A head and shoulders appeared above the sail on the windward side, a tiny pimple on the enormous silhouette.
“The view from up here’s nice, but the air quality sucks,” Munsinger joked, his voice breaking, his breathing hard and ragged.
The man standing next to Starkey shielded his mike with his hand and said, “Cap sounds like he’s been huffing helium.” Dave Alvarez was a tall, lanky, fish-white nuclear engineer, and he spoke with a heavy New Jersey accent.
“Munsinger’s way pumped,” Chuck Howe agreed, turning his head to spit a gob of brown tobacco juice onto the tarmac.
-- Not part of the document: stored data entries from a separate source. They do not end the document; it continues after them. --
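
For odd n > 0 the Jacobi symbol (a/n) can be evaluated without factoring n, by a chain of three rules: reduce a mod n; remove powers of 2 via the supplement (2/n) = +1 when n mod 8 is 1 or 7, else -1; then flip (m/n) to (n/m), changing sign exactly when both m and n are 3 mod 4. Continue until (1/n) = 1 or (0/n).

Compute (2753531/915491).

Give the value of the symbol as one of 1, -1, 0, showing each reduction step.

(2753531/915491) = (7058/915491)   [reduce mod 915491]
7058 = 2^1·3529; (2/915491) = -1 since 915491 mod 8 = 3, so (7058/915491) = (-1)^1·(3529/915491); sign now -1
reciprocity: (3529/915491) = +1·(915491/3529) since 3529 mod 4 = 1, 915491 mod 4 = 3; sign now -1
(915491/3529) = (1480/3529)   [reduce mod 3529]
1480 = 2^3·185; (2/3529) = +1 since 3529 mod 8 = 1, so (1480/3529) = (+1)^3·(185/3529); sign now -1
reciprocity: (185/3529) = +1·(3529/185) since 185 mod 4 = 1, 3529 mod 4 = 1; sign now -1
(3529/185) = (14/185)   [reduce mod 185]
14 = 2^1·7; (2/185) = +1 since 185 mod 8 = 1, so (14/185) = (+1)^1·(7/185); sign now -1
reciprocity: (7/185) = +1·(185/7) since 7 mod 4 = 3, 185 mod 4 = 1; sign now -1
(185/7) = (3/7)   [reduce mod 7]
reciprocity: (3/7) = -1·(7/3) since 3 mod 4 = 3, 7 mod 4 = 3; sign now +1
(7/3) = (1/3)   [reduce mod 3]
(1/3) = 1; final value = sign = +1

1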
“I know just how he feels,” Alvarez said. “That sound you hear isn’t castanets. It’s my knees knocking.”
“The smoke seems to be coming through vents in the deck plating up here,” Munsinger continued after a pause. “The sail’s hull is hot to the touch. Still no substantial radiation.”
“Initial rescue procedures are a go, then,” Starkey said into his mike.
“Roger that, ENR,” Munsinger said.
Then he addressed his men. “Okay, SEALs, let’s say howdy to these lost sons of bitches.”
The clang of gun butts on titanium plating was drowned out by the dull, sawing roar of the engines and the pounding of the three-story-high prop. SEALs crawled over the exposed deck with listening devices, monitoring any response from the sub’s crew.
The reports rattled back, all in the negative.
“What the fuck is going on!” Garwood Shambliss exclaimed.
Starkey shook his head at the black diver and pointed at the open mike under his blocklike chin, reminding him about the open channel. Shambliss could have been a SEAL himself; he was built lean and hard like one, he had the athletic skills, but his interest was in warships, not in the hands-on waging of war.
Shambliss smothered the mike in his big, scarred fist. “What…the…fuck!” he repeated, carefully enunciating each word. “Trapped inside a burning ship and nobody answers a rescue call? There should be forty sailors on that boat, minimum. And there’s nobody at the helm?”
“Commander, have we got a nuclear ghost ship on our hands?” Pete Deal asked.
Starkey said, “That makes no sense, Pete.” It wasn’t the only thing that didn’t make sense to him. The sub on the Hook didn’t conform to the established Russian fleet standards. It was clearly a design variant, an undisclosed variant, in direct violation of a long-standing treaty.